Carolyn Stefanco, The College of St. Rose
… Despite our many achievements, we continue to feel the effects of the changing landscape of higher education. While the dramatic enrollment decline we experienced after the recession has slowed and we made painful cuts five years ago, we are in a similar situation to that of many independent colleges and universities. Specific issues with which we grapple include "free" public tuition in New York state, the continuing demographic decline in the Northeast, new challenges in recruiting internationally and the increasing financial need of students. In our centennial year, we are focusing on finding new ways to address these market pressures so that we can best position our institution for long-term success.
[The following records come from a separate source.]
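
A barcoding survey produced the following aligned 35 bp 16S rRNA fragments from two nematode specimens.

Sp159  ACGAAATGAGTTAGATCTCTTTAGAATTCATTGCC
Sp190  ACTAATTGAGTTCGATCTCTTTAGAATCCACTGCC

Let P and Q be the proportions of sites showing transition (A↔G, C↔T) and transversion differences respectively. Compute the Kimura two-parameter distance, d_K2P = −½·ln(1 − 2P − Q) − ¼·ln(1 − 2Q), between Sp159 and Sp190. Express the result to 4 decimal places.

0.1586

The sequences differ at positions 3 (G/T, transversion), 6 (A/T, transversion), 13 (A/C, transversion), 28 (T/C, transition), 31 (T/C, transition).
Of the 5 differences, 2 transitions and 3 transversions over 35 sites: P = 2/35 = 0.057143, Q = 3/35 = 0.085714.
d = −0.5·ln(0.800000) − 0.25·ln(0.828572) = −0.5·(-0.223144) − 0.25·(-0.188052) = 0.1586.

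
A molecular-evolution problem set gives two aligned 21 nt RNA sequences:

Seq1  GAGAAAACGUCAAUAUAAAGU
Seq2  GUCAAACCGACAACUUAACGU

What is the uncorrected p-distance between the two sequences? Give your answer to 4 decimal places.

Differing sites — 2:A/U; 3:G/C; 7:A/C; 10:U/A; 14:U/C; 15:A/U; 19:A/C.
There are 7 differences over 21 sites, so p = 7/21 = 0.3333.

0.3333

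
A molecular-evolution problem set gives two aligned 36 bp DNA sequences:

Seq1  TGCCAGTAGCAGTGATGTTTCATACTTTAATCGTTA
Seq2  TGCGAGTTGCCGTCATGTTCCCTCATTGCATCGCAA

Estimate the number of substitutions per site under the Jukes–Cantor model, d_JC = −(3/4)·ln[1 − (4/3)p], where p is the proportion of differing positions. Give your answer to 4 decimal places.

The sequences differ at positions 4 (C/G), 8 (A/T), 11 (A/C), 14 (G/C), 20 (T/C), 22 (A/C), 24 (A/C), 25 (C/A), 28 (T/G), 29 (A/C), 34 (T/C), 35 (T/A).
p = 12/36 = 0.333333.
d = −0.75 · ln(1 − (4/3)·0.333333) = −0.75 · ln(0.555556) = −0.75 · (-0.587786) = 0.4408.

0.4408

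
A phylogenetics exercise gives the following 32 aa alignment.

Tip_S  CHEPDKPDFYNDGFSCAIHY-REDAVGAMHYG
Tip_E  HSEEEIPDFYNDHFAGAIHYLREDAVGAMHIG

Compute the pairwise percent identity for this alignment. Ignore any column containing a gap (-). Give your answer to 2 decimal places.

Excluding the 1 gap column leaves 31 comparable sites.
Differing sites — 1:C/H; 2:H/S; 4:P/E; 5:D/E; 6:K/I; 13:G/H; 15:S/A; 16:C/G; 31:Y/I.
22 of the 31 comparable sites match, so the percent identity is 22/31 × 100 = 70.97%.

70.97%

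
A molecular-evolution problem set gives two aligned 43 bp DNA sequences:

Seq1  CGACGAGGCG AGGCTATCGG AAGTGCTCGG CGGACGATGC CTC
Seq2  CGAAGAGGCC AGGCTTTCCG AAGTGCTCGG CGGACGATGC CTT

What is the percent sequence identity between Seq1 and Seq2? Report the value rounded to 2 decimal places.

88.37%

Mismatches occur at site 4 (C↔A), site 10 (G↔C), site 16 (A↔T), site 19 (G↔C), site 43 (C↔T).
38 of the 43 sites match, so the percent identity is 38/43 × 100 = 88.37%.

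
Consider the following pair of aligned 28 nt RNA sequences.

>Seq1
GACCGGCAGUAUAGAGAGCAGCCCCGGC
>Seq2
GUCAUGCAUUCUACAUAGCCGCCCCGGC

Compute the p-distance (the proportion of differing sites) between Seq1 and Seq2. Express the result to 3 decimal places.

0.286

The sequences differ at positions 2 (A/U), 4 (C/A), 5 (G/U), 9 (G/U), 11 (A/C), 14 (G/C), 16 (G/U), 20 (A/C).
There are 8 differences over 28 sites, so p = 8/28 = 0.286.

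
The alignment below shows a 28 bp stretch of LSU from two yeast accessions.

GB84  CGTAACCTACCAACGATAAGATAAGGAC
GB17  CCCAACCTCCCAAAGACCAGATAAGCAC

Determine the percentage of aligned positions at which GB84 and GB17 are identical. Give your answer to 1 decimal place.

Mismatches occur at site 2 (G→C), site 3 (T→C), site 9 (A→C), site 14 (C→A), site 17 (T→C), site 18 (A→C), site 26 (G→C).
21 of the 28 sites match, so the percent identity is 21/28 × 100 = 75.0%.

75.0%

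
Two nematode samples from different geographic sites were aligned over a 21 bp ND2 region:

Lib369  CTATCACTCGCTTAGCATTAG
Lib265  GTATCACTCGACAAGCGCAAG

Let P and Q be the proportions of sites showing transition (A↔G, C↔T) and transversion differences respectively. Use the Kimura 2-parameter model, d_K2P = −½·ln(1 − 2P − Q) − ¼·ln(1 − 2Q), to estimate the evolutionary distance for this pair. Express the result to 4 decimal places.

0.4432

Mismatches occur at site 1 (C↔G, transversion), site 11 (C↔A, transversion), site 12 (T↔C, transition), site 13 (T↔A, transversion), site 17 (A↔G, transition), site 18 (T↔C, transition), site 19 (T↔A, transversion).
Of the 7 differences, 3 transitions and 4 transversions over 21 sites: P = 3/21 = 0.142857, Q = 4/21 = 0.190476.
d = −0.5·ln(0.523810) − 0.25·ln(0.619048) = −0.5·(-0.646626) − 0.25·(-0.479572) = 0.4432.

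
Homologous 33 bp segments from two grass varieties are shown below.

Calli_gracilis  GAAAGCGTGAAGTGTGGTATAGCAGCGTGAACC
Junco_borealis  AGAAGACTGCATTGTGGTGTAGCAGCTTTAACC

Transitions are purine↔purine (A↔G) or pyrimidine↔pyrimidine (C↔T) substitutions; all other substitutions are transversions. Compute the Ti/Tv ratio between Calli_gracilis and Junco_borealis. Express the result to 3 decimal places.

0.500

Mismatches occur at site 1 (G/A, transition), site 2 (A/G, transition), site 6 (C/A, transversion), site 7 (G/C, transversion), site 10 (A/C, transversion), site 12 (G/T, transversion), site 19 (A/G, transition), site 27 (G/T, transversion), site 29 (G/T, transversion).
Of the 9 differences, 3 transitions and 6 transversions, so Ti/Tv = 3/6 = 0.500.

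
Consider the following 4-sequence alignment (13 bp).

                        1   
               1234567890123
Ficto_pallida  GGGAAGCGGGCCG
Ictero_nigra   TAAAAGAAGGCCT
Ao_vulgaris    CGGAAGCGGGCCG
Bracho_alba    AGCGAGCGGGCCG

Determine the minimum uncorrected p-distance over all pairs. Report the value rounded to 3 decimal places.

0.077

Pairwise Hamming distances:
  Ficto_pallida vs Ictero_nigra: 6
  Ficto_pallida vs Ao_vulgaris: 1
  Ficto_pallida vs Bracho_alba: 3
  Ictero_nigra vs Ao_vulgaris: 6
  Ictero_nigra vs Bracho_alba: 7
  Ao_vulgaris vs Bracho_alba: 3
The smallest is 1 mismatch, between Ficto_pallida and Ao_vulgaris; p = 1/13 = 0.077.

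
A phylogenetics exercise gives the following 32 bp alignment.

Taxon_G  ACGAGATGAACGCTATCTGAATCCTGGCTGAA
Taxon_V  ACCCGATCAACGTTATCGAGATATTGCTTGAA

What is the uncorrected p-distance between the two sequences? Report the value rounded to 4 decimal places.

0.3438

Mismatches occur at site 3 (G/C), site 4 (A/C), site 8 (G/C), site 13 (C/T), site 18 (T/G), site 19 (G/A), site 20 (A/G), site 23 (C/A), site 24 (C/T), site 27 (G/C), site 28 (C/T).
There are 11 differences over 32 sites, so p = 11/32 = 0.3438.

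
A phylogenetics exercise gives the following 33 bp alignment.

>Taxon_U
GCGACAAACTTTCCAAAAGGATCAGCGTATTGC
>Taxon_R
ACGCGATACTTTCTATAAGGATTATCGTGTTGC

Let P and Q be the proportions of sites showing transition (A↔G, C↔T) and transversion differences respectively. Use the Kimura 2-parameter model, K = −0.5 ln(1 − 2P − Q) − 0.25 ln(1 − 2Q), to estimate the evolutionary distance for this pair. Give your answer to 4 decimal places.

0.3406

Differing sites — 1:G/A (Ti); 4:A/C (Tv); 5:C/G (Tv); 7:A/T (Tv); 14:C/T (Ti); 16:A/T (Tv); 23:C/T (Ti); 25:G/T (Tv); 29:A/G (Ti).
Of the 9 differences, 4 transitions and 5 transversions over 33 sites: P = 4/33 = 0.121212, Q = 5/33 = 0.151515.
d = −0.5·ln(0.606061) − 0.25·ln(0.696970) = −0.5·(-0.500775) − 0.25·(-0.361013) = 0.3406.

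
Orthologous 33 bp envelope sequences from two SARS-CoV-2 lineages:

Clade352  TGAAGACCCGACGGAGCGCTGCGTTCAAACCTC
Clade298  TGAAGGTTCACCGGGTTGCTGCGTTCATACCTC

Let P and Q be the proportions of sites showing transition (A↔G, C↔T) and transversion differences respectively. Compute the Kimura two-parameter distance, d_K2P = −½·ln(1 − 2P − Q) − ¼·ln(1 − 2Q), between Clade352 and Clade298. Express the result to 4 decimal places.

Differing sites — 6:A/G (Ti); 7:C/T (Ti); 8:C/T (Ti); 10:G/A (Ti); 11:A/C (Tv); 15:A/G (Ti); 16:G/T (Tv); 17:C/T (Ti); 28:A/T (Tv).
Of the 9 differences, 6 transitions and 3 transversions over 33 sites: P = 6/33 = 0.181818, Q = 3/33 = 0.090909.
d = −0.5·ln(0.545455) − 0.25·ln(0.818182) = −0.5·(-0.606135) − 0.25·(-0.200670) = 0.3532.

0.3532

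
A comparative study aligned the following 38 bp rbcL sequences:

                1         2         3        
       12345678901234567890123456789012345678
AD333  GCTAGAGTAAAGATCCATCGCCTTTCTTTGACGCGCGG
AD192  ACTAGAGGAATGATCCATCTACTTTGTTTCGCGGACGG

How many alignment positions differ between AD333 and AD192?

The sequences differ at positions 1 (G/A), 8 (T/G), 11 (A/T), 20 (G/T), 21 (C/A), 26 (C/G), 30 (G/C), 31 (A/G), 34 (C/G), 35 (G/A).
That gives 10 mismatches out of 38 aligned sites, so the Hamming distance is 10.

10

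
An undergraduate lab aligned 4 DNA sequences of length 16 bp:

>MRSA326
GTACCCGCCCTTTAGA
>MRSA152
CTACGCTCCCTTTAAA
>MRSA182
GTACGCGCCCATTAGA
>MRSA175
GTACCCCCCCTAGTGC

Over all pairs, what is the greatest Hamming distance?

Pairwise Hamming distances:
  MRSA326 vs MRSA152: 4
  MRSA326 vs MRSA182: 2
  MRSA326 vs MRSA175: 5
  MRSA152 vs MRSA182: 4
  MRSA152 vs MRSA175: 8
  MRSA182 vs MRSA175: 7
The largest is 8, between MRSA152 and MRSA175.

8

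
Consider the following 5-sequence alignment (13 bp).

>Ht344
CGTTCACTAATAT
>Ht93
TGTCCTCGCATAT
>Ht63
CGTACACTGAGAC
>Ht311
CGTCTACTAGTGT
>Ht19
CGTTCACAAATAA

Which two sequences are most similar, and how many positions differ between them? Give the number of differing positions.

Pairwise Hamming distances:
  Ht344 vs Ht93: 5
  Ht344 vs Ht63: 4
  Ht344 vs Ht311: 4
  Ht344 vs Ht19: 2
  Ht93 vs Ht63: 7
  Ht93 vs Ht311: 7
  Ht93 vs Ht19: 6
  Ht63 vs Ht311: 7
  Ht63 vs Ht19: 5
  Ht311 vs Ht19: 6
The smallest is 2, between Ht344 and Ht19.

2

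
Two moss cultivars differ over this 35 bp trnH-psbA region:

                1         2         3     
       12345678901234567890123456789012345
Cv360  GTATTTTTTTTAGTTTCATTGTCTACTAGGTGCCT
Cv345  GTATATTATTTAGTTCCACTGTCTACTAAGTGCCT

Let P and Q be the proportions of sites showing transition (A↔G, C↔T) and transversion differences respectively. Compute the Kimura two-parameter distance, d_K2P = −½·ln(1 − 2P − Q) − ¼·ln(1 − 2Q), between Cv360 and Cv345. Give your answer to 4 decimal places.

0.1601

The sequences differ at positions 5 (T/A, transversion), 8 (T/A, transversion), 16 (T/C, transition), 19 (T/C, transition), 29 (G/A, transition).
Of the 5 differences, 3 transitions and 2 transversions over 35 sites: P = 3/35 = 0.085714, Q = 2/35 = 0.057143.
d = −0.5·ln(0.771429) − 0.25·ln(0.885714) = −0.5·(-0.259511) − 0.25·(-0.121361) = 0.1601.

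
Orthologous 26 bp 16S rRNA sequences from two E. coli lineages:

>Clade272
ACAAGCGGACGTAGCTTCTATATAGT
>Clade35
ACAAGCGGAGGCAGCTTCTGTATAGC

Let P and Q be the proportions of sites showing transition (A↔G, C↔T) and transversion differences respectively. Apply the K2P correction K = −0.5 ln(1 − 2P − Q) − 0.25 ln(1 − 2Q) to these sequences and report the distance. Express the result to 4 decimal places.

0.1768

Differing sites — 10:C/G (Tv); 12:T/C (Ti); 20:A/G (Ti); 26:T/C (Ti).
Of the 4 differences, 3 transitions and 1 transversion over 26 sites: P = 3/26 = 0.115385, Q = 1/26 = 0.038462.
d = −0.5·ln(0.730768) − 0.25·ln(0.923076) = −0.5·(-0.313659) − 0.25·(-0.080044) = 0.1768.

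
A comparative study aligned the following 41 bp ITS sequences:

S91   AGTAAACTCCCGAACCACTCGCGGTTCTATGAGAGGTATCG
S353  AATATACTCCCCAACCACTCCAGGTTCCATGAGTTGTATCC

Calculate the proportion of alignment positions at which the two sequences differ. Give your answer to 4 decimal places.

The sequences differ at positions 2 (G/A), 5 (A/T), 12 (G/C), 21 (G/C), 22 (C/A), 28 (T/C), 34 (A/T), 35 (G/T), 41 (G/C).
There are 9 differences over 41 sites, so p = 9/41 = 0.2195.

0.2195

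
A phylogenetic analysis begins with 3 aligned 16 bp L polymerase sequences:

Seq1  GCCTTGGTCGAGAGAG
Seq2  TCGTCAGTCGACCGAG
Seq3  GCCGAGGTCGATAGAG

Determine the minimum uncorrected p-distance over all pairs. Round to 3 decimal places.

0.188

Pairwise Hamming distances:
  Seq1 vs Seq2: 6
  Seq1 vs Seq3: 3
  Seq2 vs Seq3: 7
The smallest is 3 mismatches, between Seq1 and Seq3; p = 3/16 = 0.188.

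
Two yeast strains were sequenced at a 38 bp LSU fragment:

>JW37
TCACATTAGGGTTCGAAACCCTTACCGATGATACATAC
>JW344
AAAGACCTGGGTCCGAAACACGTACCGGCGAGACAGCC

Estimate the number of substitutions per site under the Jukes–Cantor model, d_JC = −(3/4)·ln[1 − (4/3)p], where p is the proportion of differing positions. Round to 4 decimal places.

0.5068

Differing sites — 1:T/A; 2:C/A; 4:C/G; 6:T/C; 7:T/C; 8:A/T; 13:T/C; 20:C/A; 22:T/G; 28:A/G; 29:T/C; 32:T/G; 36:T/G; 37:A/C.
p = 14/38 = 0.368421.
d = −0.75 · ln(1 − (4/3)·0.368421) = −0.75 · ln(0.508772) = −0.75 · (-0.675755) = 0.5068.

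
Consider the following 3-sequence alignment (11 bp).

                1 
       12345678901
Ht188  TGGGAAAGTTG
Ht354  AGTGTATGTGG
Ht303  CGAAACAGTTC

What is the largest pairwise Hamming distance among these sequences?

Pairwise Hamming distances:
  Ht188 vs Ht354: 5
  Ht188 vs Ht303: 5
  Ht354 vs Ht303: 8
The largest is 8, between Ht354 and Ht303.

8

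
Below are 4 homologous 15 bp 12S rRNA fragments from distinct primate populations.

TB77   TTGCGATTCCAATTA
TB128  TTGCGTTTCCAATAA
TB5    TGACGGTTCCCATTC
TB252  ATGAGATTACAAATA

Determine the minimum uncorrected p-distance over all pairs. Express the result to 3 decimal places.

Pairwise Hamming distances:
  TB77 vs TB128: 2
  TB77 vs TB5: 5
  TB77 vs TB252: 4
  TB128 vs TB5: 6
  TB128 vs TB252: 6
  TB5 vs TB252: 9
The smallest is 2 mismatches, between TB77 and TB128; p = 2/15 = 0.133.

0.133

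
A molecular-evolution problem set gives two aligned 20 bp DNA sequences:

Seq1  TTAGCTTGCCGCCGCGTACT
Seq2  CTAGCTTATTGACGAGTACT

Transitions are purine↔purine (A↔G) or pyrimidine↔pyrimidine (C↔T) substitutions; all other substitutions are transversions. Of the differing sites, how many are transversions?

The sequences differ at positions 1 (T/C, transition), 8 (G/A, transition), 9 (C/T, transition), 10 (C/T, transition), 12 (C/A, transversion), 15 (C/A, transversion).
Of the 6 differences, 4 transitions and 2 transversions, so the answer is 2.

2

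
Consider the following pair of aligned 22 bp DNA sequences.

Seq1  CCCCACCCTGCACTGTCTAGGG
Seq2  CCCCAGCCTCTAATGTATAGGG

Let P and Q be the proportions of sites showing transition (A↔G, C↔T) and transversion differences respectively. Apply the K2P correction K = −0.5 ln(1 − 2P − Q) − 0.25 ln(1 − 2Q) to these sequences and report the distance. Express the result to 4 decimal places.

0.2722

Mismatches occur at site 6 (C→G, transversion), site 10 (G→C, transversion), site 11 (C→T, transition), site 13 (C→A, transversion), site 17 (C→A, transversion).
Of the 5 differences, 1 transition and 4 transversions over 22 sites: P = 1/22 = 0.045455, Q = 4/22 = 0.181818.
d = −0.5·ln(0.727272) − 0.25·ln(0.636364) = −0.5·(-0.318455) − 0.25·(-0.451985) = 0.2722.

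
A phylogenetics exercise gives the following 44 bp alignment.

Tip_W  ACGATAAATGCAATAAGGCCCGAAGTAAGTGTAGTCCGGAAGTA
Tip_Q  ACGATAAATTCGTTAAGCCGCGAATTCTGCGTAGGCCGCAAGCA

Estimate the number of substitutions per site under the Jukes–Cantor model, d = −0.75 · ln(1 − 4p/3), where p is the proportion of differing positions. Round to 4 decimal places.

0.3390

The sequences differ at positions 10 (G/T), 12 (A/G), 13 (A/T), 18 (G/C), 20 (C/G), 25 (G/T), 27 (A/C), 28 (A/T), 30 (T/C), 35 (T/G), 39 (G/C), 43 (T/C).
p = 12/44 = 0.272727.
d = −0.75 · ln(1 − (4/3)·0.272727) = −0.75 · ln(0.636364) = −0.75 · (-0.451985) = 0.3390.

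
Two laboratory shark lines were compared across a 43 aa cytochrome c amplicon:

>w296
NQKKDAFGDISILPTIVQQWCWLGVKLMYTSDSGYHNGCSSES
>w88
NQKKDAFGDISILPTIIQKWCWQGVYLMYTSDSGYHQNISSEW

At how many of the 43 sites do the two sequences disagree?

8

Differing sites — 17:V/I; 19:Q/K; 23:L/Q; 26:K/Y; 37:N/Q; 38:G/N; 39:C/I; 43:S/W.
That gives 8 mismatches out of 43 aligned sites, so the Hamming distance is 8.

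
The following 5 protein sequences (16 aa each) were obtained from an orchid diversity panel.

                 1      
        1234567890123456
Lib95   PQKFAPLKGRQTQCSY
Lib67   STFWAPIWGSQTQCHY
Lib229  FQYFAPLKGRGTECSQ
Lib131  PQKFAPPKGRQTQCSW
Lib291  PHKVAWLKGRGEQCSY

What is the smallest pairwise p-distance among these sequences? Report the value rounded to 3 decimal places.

0.125

Pairwise Hamming distances:
  Lib95 vs Lib67: 8
  Lib95 vs Lib229: 5
  Lib95 vs Lib131: 2
  Lib95 vs Lib291: 5
  Lib67 vs Lib229: 11
  Lib67 vs Lib131: 9
  Lib67 vs Lib291: 11
  Lib229 vs Lib131: 6
  Lib229 vs Lib291: 8
  Lib131 vs Lib291: 7
The smallest is 2 mismatches, between Lib95 and Lib131; p = 2/16 = 0.125.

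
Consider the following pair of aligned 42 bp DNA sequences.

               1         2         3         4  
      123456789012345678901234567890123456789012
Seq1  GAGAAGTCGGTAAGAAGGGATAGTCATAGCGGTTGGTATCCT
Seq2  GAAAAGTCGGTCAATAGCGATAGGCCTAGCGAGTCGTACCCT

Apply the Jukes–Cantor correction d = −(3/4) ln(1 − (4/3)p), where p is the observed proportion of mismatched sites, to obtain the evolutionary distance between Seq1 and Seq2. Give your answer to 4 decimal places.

0.3222

Mismatches occur at site 3 (G/A), site 12 (A/C), site 14 (G/A), site 15 (A/T), site 18 (G/C), site 24 (T/G), site 26 (A/C), site 32 (G/A), site 33 (T/G), site 35 (G/C), site 39 (T/C).
p = 11/42 = 0.261905.
d = −0.75 · ln(1 − (4/3)·0.261905) = −0.75 · ln(0.650793) = −0.75 · (-0.429564) = 0.3222.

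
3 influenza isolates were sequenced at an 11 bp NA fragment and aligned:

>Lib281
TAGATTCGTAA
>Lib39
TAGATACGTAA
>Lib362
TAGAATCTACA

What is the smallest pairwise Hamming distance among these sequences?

Pairwise Hamming distances:
  Lib281 vs Lib39: 1
  Lib281 vs Lib362: 4
  Lib39 vs Lib362: 5
The smallest is 1, between Lib281 and Lib39.

1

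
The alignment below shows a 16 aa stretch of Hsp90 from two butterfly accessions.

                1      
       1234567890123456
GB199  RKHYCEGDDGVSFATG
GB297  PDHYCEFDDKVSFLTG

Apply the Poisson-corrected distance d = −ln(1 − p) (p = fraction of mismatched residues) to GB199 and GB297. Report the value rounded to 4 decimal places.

The sequences differ at positions 1 (R/P), 2 (K/D), 7 (G/F), 10 (G/K), 14 (A/L).
p = 5/16 = 0.312500.
d = −ln(1 − 0.312500) = −ln(0.687500) = 0.3747.

0.3747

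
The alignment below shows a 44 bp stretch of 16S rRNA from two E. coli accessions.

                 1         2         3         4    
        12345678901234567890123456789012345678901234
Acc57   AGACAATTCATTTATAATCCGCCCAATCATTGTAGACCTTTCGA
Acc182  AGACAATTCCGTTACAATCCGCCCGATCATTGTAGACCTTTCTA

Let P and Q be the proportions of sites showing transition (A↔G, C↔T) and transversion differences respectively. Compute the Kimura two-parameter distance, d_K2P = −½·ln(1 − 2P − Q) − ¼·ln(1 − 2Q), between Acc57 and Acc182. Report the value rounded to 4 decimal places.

0.1233

Mismatches occur at site 10 (A↔C, transversion), site 11 (T↔G, transversion), site 15 (T↔C, transition), site 25 (A↔G, transition), site 43 (G↔T, transversion).
Of the 5 differences, 2 transitions and 3 transversions over 44 sites: P = 2/44 = 0.045455, Q = 3/44 = 0.068182.
d = −0.5·ln(0.840908) − 0.25·ln(0.863636) = −0.5·(-0.173273) − 0.25·(-0.146604) = 0.1233.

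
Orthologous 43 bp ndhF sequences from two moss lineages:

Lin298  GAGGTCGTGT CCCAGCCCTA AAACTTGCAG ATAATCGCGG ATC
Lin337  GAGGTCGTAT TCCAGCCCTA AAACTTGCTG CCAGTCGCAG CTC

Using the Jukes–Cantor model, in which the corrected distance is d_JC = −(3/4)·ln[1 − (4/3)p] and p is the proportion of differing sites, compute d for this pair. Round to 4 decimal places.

The sequences differ at positions 9 (G/A), 11 (C/T), 29 (A/T), 31 (A/C), 32 (T/C), 34 (A/G), 39 (G/A), 41 (A/C).
p = 8/43 = 0.186047.
d = −0.75 · ln(1 − (4/3)·0.186047) = −0.75 · ln(0.751937) = −0.75 · (-0.285103) = 0.2138.

0.2138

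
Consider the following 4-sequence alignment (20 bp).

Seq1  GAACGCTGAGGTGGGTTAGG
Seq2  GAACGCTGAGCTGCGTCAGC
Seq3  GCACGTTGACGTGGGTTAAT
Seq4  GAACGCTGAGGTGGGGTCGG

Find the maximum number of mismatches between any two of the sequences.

8

Pairwise Hamming distances:
  Seq1 vs Seq2: 4
  Seq1 vs Seq3: 5
  Seq1 vs Seq4: 2
  Seq2 vs Seq3: 8
  Seq2 vs Seq4: 6
  Seq3 vs Seq4: 7
The largest is 8, between Seq2 and Seq3.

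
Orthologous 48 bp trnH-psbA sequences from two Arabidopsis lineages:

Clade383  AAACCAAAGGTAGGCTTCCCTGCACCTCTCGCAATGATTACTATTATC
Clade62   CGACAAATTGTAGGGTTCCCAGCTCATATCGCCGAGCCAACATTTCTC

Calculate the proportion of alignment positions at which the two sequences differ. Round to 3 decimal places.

Differing sites — 1:A/C; 2:A/G; 5:C/A; 8:A/T; 9:G/T; 15:C/G; 21:T/A; 24:A/T; 26:C/A; 28:C/A; 33:A/C; 34:A/G; 35:T/A; 37:A/C; 38:T/C; 39:T/A; 42:T/A; 43:A/T; 46:A/C.
There are 19 differences over 48 sites, so p = 19/48 = 0.396.

0.396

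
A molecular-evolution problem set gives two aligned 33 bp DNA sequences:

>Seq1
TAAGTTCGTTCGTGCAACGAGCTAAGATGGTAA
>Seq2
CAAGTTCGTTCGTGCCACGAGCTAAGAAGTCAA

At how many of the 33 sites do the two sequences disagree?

5

Differing sites — 1:T/C; 16:A/C; 28:T/A; 30:G/T; 31:T/C.
That gives 5 mismatches out of 33 aligned sites, so the Hamming distance is 5.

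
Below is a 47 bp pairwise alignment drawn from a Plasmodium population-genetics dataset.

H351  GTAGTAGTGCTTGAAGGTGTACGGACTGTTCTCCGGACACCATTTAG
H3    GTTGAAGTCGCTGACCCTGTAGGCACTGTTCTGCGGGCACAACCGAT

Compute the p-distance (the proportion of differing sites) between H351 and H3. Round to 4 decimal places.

Mismatches occur at site 3 (A/T), site 5 (T/A), site 9 (G/C), site 10 (C/G), site 11 (T/C), site 15 (A/C), site 16 (G/C), site 17 (G/C), site 22 (C/G), site 24 (G/C), site 33 (C/G), site 37 (A/G), site 41 (C/A), site 43 (T/C), site 44 (T/C), site 45 (T/G), site 47 (G/T).
There are 17 differences over 47 sites, so p = 17/47 = 0.3617.

0.3617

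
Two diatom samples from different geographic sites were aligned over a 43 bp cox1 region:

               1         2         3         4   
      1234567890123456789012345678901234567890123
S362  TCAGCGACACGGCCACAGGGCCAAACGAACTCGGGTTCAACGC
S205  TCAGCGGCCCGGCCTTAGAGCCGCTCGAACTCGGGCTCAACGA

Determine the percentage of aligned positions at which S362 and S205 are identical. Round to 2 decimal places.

The sequences differ at positions 7 (A/G), 9 (A/C), 15 (A/T), 16 (C/T), 19 (G/A), 23 (A/G), 24 (A/C), 25 (A/T), 36 (T/C), 43 (C/A).
33 of the 43 sites match, so the percent identity is 33/43 × 100 = 76.74%.

76.74%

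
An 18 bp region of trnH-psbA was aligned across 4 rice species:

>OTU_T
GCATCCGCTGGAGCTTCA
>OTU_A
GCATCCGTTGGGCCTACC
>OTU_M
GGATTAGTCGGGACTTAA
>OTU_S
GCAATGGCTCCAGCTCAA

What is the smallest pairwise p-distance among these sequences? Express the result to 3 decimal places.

Pairwise Hamming distances:
  OTU_T vs OTU_A: 5
  OTU_T vs OTU_M: 8
  OTU_T vs OTU_S: 7
  OTU_A vs OTU_M: 8
  OTU_A vs OTU_S: 11
  OTU_M vs OTU_S: 10
The smallest is 5 mismatches, between OTU_T and OTU_A; p = 5/18 = 0.278.

0.278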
President Stefanco's survey of problems is similar to many other small schools but sounds more urgent and somewhat foreboding. She reflects these comments:
Scott Carlson, senior writer for the Chronicle of Higher Education, predicts more closures in the future. Small colleges are under pressure from higher operating costs and increasing competition from bigger institutions with more resources, he says.
"It's leaving these small colleges in a tough position, trying to attract a dwindling number of students in a high-cost environment," he says. "And that spells disaster, I think, for the fall, particularly if these students can't come back to campus because of COVID-19."
Colleges' pre-pandemic problems have been magnified tenfold by COVID-19. The whitecaps that faced colleges at the start of 2020 have become rough seas, indeed. The nautical-metaphor hope in coming years for some of these schools will be to stay afloat, however they can.